FYI: Myron Scott, an assistant director for the Public Relations department and Chevrolet's chief photographer at the time, is credited with naming the car. He suggested Corvette, after the small maneuverable warship, and the name was quickly approved.
The Corvette Is the Original
American Sports Car
And it's only getting better with the C8's mid-engine introduction
Late Thursday night, in a hangar on the outskirts of Orange Country, California, we were in the audience as Chevrolet unveiled the highly anticipated mid-engine Corvette. The 2020 model is the eighth-generation Vette and offers up the most radical rewrite of the storied car's history. The C8 Stingray not only looks dramatically different, but its specs make it a vast departure from its predecessors. It's leaner and meaner and lot more responsive—there's a reengineered suspension system, Chevrolet's first eight-speed dual-clutch transmission and that repositioned small-block V-8 engine boasts 495 horsepower that gets it from zero to 60 mph in less than three seconds.
But unlike many of its exotic mid-engine competitors, this new Corvette remains a practical daily driver. And one that's relatively affordable, given all this luxury and power. GM president and global product chief Mark Reuss said at the reveal event that the C8 will start at just under $60,000 (which resulted in a booming round of applause). There's something optimistic about this gamble Chevy's taking on an overhauled, younger-skewing Vette. It's a risk. A moonshot, if you will. Which is fitting considering the Corvette's intertwined history with NASA and its heroic astronauts.
For over half a century, the Corvette has sat atop the throne of the American auto industry. Long known as "America's sports car," it actually holds the title for the longest-running continuously produced passenger car. That, in and of itself, is an achievement, but its legendary symbolism as a pop culture icon is even more impressive.
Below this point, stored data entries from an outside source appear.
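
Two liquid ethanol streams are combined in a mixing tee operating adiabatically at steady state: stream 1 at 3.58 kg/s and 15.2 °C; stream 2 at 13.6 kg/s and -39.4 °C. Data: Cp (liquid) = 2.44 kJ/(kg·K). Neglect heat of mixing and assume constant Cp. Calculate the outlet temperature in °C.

T_out = -28.0 °C

Energy balance with Q = 0: Σ ṁᵢCp,ᵢ(T_out − Tᵢ) = 0
Σ ṁᵢCp,ᵢTᵢ = 3.58×2.44×15.2 + 13.6×2.44×-39.4 = -1174.7
Σ ṁᵢCp,ᵢ = 3.58×2.44 + 13.6×2.44 = 41.919
T_out = -1174.7 / 41.919 = -28.022 °C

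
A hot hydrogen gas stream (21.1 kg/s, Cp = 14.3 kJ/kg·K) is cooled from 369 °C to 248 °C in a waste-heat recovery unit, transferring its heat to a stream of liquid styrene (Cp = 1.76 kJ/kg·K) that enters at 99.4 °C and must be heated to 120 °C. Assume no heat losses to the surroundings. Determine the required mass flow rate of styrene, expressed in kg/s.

ṁ_c = 1010 kg/s

Heat released by hot stream: Q = 21.1 × 14.3 × (369 − 248) = 36509 kJ/s
Energy balance on cold side (adiabatic exchanger): Q = ṁ_c·Cp_c·(T_c,out − T_c,in)
ṁ_c = 36509 / [1.76 × (120 − 99.4)] = 1007 kg/s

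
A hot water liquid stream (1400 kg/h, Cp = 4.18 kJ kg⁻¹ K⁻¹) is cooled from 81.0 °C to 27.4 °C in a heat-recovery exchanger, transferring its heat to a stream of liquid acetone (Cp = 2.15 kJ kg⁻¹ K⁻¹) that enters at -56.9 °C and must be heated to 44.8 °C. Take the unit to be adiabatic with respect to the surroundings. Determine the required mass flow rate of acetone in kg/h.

ṁ_c = 1430 kg/h

Heat released by hot stream: Q = 1400 × 4.18 × (81.0 − 27.4) = 313670 kJ/h
Energy balance on cold side (adiabatic exchanger): Q = ṁ_c·Cp_c·(T_c,out − T_c,in)
ṁ_c = 313670 / [2.15 × (44.8 − -56.9)] = 1434.5 kg/h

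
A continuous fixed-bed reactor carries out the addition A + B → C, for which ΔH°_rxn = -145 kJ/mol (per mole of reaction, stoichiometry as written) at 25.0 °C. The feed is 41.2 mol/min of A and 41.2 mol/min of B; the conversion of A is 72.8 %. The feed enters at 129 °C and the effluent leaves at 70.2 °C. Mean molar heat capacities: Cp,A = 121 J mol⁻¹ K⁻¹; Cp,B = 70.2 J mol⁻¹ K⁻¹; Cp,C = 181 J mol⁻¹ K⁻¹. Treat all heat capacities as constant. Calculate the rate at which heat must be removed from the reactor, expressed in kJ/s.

Extent of reaction ξ = 0.728 × 41.2 = 29.994 mol/min
Reaction term: ξ·ΔH°_rxn = 29.994 × -145 = -4349.1 kJ/min
Sensible, feed 129→25 °C: -819.25 kJ/min
Outlet flows (mol/min): A 11.206, B 11.206, C 29.994
Sensible, products 25→70.2 °C: 342.23 kJ/min
Q = ΔH = -4826.1 kJ/min = -80.435 kW
Heat removed = 80.435 kJ/s

Q_out = 80.4 kJ/s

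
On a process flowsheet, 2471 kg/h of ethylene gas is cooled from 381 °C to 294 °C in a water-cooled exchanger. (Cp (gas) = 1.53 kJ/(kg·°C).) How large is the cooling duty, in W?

Q = ṁ·Cp·ΔT = 2471 × 1.53 × (294 − 381) = -328910 kJ/h
Converting: 328910 / 3600 s = 91.365 kW
Cooling duty = 91365 W

Q_c = 91400 W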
Quickly after its inception, the Corvette became synonymous with freedom and adventure, searing itself into the American psyche as the ultimate dream car.
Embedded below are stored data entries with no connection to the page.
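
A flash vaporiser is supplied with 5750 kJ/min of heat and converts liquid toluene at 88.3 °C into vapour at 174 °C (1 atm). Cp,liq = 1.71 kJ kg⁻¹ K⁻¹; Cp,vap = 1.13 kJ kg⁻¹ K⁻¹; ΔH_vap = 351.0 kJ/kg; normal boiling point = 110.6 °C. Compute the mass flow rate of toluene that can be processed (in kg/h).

Δh = 1.71×(110.6−88.3) + 351.0 + 1.13×(174−110.6) = 460.77 kJ/kg
Q = 5750 kJ/min = 95.833 kJ/s = 345000 kJ/h
ṁ = Q/Δh = 345000 / 460.77 = 748.74 kg/h

ṁ = 749 kg/h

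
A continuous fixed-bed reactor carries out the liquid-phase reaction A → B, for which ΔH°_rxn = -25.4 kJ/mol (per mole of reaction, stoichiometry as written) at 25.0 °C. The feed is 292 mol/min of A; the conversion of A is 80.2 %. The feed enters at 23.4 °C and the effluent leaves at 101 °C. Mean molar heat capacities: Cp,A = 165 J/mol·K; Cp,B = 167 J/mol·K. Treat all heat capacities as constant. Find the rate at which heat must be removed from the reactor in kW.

Q_out = 36.2 kW

Extent of reaction ξ = 0.802 × 292 = 234.18 mol/min
Reaction term: ξ·ΔH°_rxn = 234.18 × -25.4 = -5948.3 kJ/min
Sensible, feed 23.4→25 °C: 77.088 kJ/min
Outlet flows (mol/min): A 57.816, B 234.18
Sensible, products 25→101 °C: 3697.3 kJ/min
Q = ΔH = -2173.9 kJ/min = -36.232 kW
Heat removed = 36.232 kW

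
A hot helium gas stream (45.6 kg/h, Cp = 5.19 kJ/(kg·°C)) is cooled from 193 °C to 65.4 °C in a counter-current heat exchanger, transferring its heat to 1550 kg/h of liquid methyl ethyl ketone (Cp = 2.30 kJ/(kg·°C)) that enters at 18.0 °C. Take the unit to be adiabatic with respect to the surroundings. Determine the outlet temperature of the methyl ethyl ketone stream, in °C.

Heat released by hot stream: Q = 45.6 × 5.19 × (193 − 65.4) = 30198 kJ/h
Energy balance on cold side (adiabatic exchanger): Q = ṁ_c·Cp_c·(T_c,out − T_c,in)
T_c,out = 18.0 + 30198/(1550 × 2.30) = 26.471 °C

T_c,out = 26.5 °C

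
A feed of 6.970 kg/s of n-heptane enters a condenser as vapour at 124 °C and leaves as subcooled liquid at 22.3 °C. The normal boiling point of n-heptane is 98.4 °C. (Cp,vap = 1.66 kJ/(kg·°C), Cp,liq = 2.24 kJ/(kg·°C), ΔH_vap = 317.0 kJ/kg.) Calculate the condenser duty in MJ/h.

vapour 124→98.4 °C: -42.496 kJ/kg
condensation at 98.4 °C: -317 kJ/kg
liquid 98.4→22.3 °C: -170.46 kJ/kg
Δh = -42.496 + -317 + -170.46 = -529.96 kJ/kg
Q = ṁ·Δh = 6.970 kg/s × -529.96 kJ/kg = -3693.8 kJ/s
|Q| = 3693.8 kW = 13298 MJ/h

Q_c = 13300 MJ/h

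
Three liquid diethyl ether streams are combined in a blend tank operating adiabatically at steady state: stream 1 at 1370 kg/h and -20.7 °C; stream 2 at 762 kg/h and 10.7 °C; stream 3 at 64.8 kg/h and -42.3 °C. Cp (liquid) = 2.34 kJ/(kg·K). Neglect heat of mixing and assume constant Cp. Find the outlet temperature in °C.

T_out = -10.4 °C

Energy balance with Q = 0: Σ ṁᵢCp,ᵢ(T_out − Tᵢ) = 0
T_out = Σ ṁᵢCp,ᵢTᵢ / Σ ṁᵢCp,ᵢ
      = -53695 / 5140.5 = -10.445 °C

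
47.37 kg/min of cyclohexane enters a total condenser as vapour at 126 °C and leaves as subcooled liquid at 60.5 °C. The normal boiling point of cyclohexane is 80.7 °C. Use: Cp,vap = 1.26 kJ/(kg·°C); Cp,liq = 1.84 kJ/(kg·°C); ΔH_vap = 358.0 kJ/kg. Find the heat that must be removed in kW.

Q_c = 357 kW

vapour 126→80.7 °C: -57.078 kJ/kg
condensation at 80.7 °C: -358 kJ/kg
liquid 80.7→60.5 °C: -37.168 kJ/kg
Δh = -57.078 + -358 + -37.168 = -452.25 kJ/kg
Q = ṁ·Δh = 47.37 kg/min × -452.25 kJ/kg = -21423 kJ/min
|Q| = 357.05 kW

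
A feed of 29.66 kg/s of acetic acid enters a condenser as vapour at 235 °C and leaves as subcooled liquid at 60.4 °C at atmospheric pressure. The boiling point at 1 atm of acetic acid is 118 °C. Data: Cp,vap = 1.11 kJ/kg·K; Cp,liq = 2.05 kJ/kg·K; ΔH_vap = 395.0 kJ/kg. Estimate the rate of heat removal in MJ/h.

Q_c = 68700 MJ/h

vapour 235→118 °C: -129.87 kJ/kg
condensation at 118 °C: -395 kJ/kg
liquid 118→60.4 °C: -118.08 kJ/kg
Δh = -129.87 + -395 + -118.08 = -642.95 kJ/kg
Q = ṁ·Δh = 29.66 kg/s × -642.95 kJ/kg = -19070 kJ/s
|Q| = 19070 kW = 68652 MJ/h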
My first time driving one came when I was just 17. The boss at my after-school job had a 1974 C3 convertible and I was given permission, just once, to take it out for a spin all alone. I distinctly remember the sensation of turning the key and feeling the big-block V-8 roar to life. It sent a shot of testosterone pulsing through my body like I hadn't felt before (and maybe since).
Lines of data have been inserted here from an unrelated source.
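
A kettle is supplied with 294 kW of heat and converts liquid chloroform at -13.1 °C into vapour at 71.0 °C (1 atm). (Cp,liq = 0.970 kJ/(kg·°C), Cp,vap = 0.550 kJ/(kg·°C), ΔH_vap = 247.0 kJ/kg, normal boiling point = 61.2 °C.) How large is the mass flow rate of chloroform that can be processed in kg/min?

ṁ = 54.4 kg/min

Δh = 0.970×(61.2−-13.1) + 247.0 + 0.550×(71.0−61.2) = 324.46 kJ/kg
Q = 294 kW = 294 kJ/s = 17640 kJ/min
ṁ = Q/Δh = 17640 / 324.46 = 54.367 kg/min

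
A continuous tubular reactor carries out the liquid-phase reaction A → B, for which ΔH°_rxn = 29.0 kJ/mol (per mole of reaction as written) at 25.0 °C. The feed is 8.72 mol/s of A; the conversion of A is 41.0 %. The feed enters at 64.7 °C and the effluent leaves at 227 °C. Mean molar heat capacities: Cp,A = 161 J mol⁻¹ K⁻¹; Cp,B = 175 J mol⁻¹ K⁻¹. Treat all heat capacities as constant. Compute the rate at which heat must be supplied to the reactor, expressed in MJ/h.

Q_in = 1230 MJ/h

Extent of reaction ξ = 0.410 × 8.72 = 3.5752 mol/s
Reaction term: ξ·ΔH°_rxn = 3.5752 × 29.0 = 103.68 kJ/s
Sensible, feed 64.7→25 °C: -55.736 kJ/s
Outlet flows (mol/s): A 5.1448, B 3.5752
Sensible, products 25→227 °C: 293.7 kJ/s
Q = ΔH = 341.65 kJ/s = 341.65 kW
Heat supplied = 1229.9 MJ/h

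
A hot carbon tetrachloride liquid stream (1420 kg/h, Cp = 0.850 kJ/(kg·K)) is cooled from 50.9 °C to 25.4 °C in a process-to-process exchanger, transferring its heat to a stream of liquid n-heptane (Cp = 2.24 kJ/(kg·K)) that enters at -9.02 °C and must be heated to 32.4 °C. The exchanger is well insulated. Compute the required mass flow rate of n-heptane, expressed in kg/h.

Heat released by hot stream: Q = 1420 × 0.850 × (50.9 − 25.4) = 30778 kJ/h
Energy balance on cold side (adiabatic exchanger): Q = ṁ_c·Cp_c·(T_c,out − T_c,in)
ṁ_c = 30778 / [2.24 × (32.4 − -9.02)] = 331.73 kg/h

ṁ_c = 332 kg/h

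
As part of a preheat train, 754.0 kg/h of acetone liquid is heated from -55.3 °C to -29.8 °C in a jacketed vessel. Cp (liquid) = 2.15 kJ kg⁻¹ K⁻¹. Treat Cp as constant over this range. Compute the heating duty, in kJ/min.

Q = 689 kJ/min

Q = ṁ·Cp·ΔT = 754.0 × 2.15 × (-29.8 − -55.3) = 41338 kJ/h
Converting: 41338 / 3600 s = 11.483 kW
Heating duty = 688.97 kJ/min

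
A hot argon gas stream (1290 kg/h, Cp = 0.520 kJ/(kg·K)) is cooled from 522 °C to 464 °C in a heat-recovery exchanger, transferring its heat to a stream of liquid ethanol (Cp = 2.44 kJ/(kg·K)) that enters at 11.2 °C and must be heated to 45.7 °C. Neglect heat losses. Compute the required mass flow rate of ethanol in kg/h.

ṁ_c = 462 kg/h

Heat released by hot stream: Q = 1290 × 0.520 × (522 − 464) = 38906 kJ/h
Energy balance on cold side (adiabatic exchanger): Q = ṁ_c·Cp_c·(T_c,out − T_c,in)
ṁ_c = 38906 / [2.44 × (45.7 − 11.2)] = 462.18 kg/h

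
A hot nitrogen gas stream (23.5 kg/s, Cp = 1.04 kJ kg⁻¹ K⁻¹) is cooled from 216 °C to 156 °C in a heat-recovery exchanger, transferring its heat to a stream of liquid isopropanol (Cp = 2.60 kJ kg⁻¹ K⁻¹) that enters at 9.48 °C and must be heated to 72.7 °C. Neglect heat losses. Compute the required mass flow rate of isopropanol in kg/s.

Heat released by hot stream: Q = 23.5 × 1.04 × (216 − 156) = 1466.4 kJ/s
Energy balance on cold side (adiabatic exchanger): Q = ṁ_c·Cp_c·(T_c,out − T_c,in)
ṁ_c = 1466.4 / [2.60 × (72.7 − 9.48)] = 8.9212 kg/s

ṁ_c = 8.92 kg/s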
It speaks to the legendary styling of this pop culture classic that we're only in the eighth generation of a car that's been produced for 67 years. Of course, there have been wins and losses (both in design and performance) but through it all, the lust and appreciation of the Corvette ran through the hearts of Americans young and old. Herewith, some highlights of the iconic sports car's journey.
Evolution of an
GM designer, Harley Earl, kicks off "Project Opel," pulling together a special project crew to design and develop a roadster that would compete with the European sports cars of that era.
The first production Corvettes all had Polo White exteriors, red interiors, and black canvas soft tops. Three hundred were made and all were powered by 150 hp engines that could go from 0 to 60 mph in 11 seconds. The base price? $3,490 (or $33,481 in 2019 dollars).
Zora Arkus-Duntov sets a sedan-class record by more than two minutes, when he drives a disguised 1956 Corvette with a V-8 engine to the top of Colorado's Pikes Peak, ascending the 4,303 meter summit in just over 17 minutes.
Alan Shepard, the first American in space, was given a new Corvette as a token of appreciation for his bravery, kicking off a long-standing relationship with NASA, including building the lunar rover.
The Corvette is totally restyled based on Bill Mitchell's 1959 Sting Ray race car. It's the first year two body styles were offered, a convertible and the famous split rear window coupe. Sadly, a year later, the split-window is eliminated because it intruded into the driver's rearward vision.
The third-generation Corvette rolls out with all-new sheetmetal exterior styled after the Mako Shark II concept car and becomes the first production vehicle to offer T-tops. Updates through 1982 include new bumpers and an integrated rear spoiler, while air conditioning, power windows and tilting and telescoping steering wheel became standard features.
The C4 Corvette was originally slated to roll out for 1983 but was delayed after setbacks due to parts and quality control. All-new from the ground up, the '84 Vette boasted an entirely new chassis for improved handling, a sleeker body design and digital gauge cluster inside.
The fifth-generation Corvette debuts as a convertible, targa top and fixed-roof coupe.
What distinguishes the C6 from recent predecessors were the fixed headlights that replaced the pop-up style lights that were a staple of the Vette's look for more than 40 years. Plus, the cabin was made a bit roomier for comfort and visibility while GPS navigation was offered for the first time.
The eighth-generation Corvette is unveiled with dramatic styling updates, from door handles concealed under the air intakes, visible carbon-fiber accented engine and a luxurious cockpit interior outfitted in genuine leather and metal. Plus, enough storage space for two golf bags.
Since 1994, the National Corvette Museum has celebrated the classic sports car with nearly 100 models in periodic settings, including mint classics and one-of-a-kind prototypes in Bowling Green, Kentucky, where the Corvette is manufactured.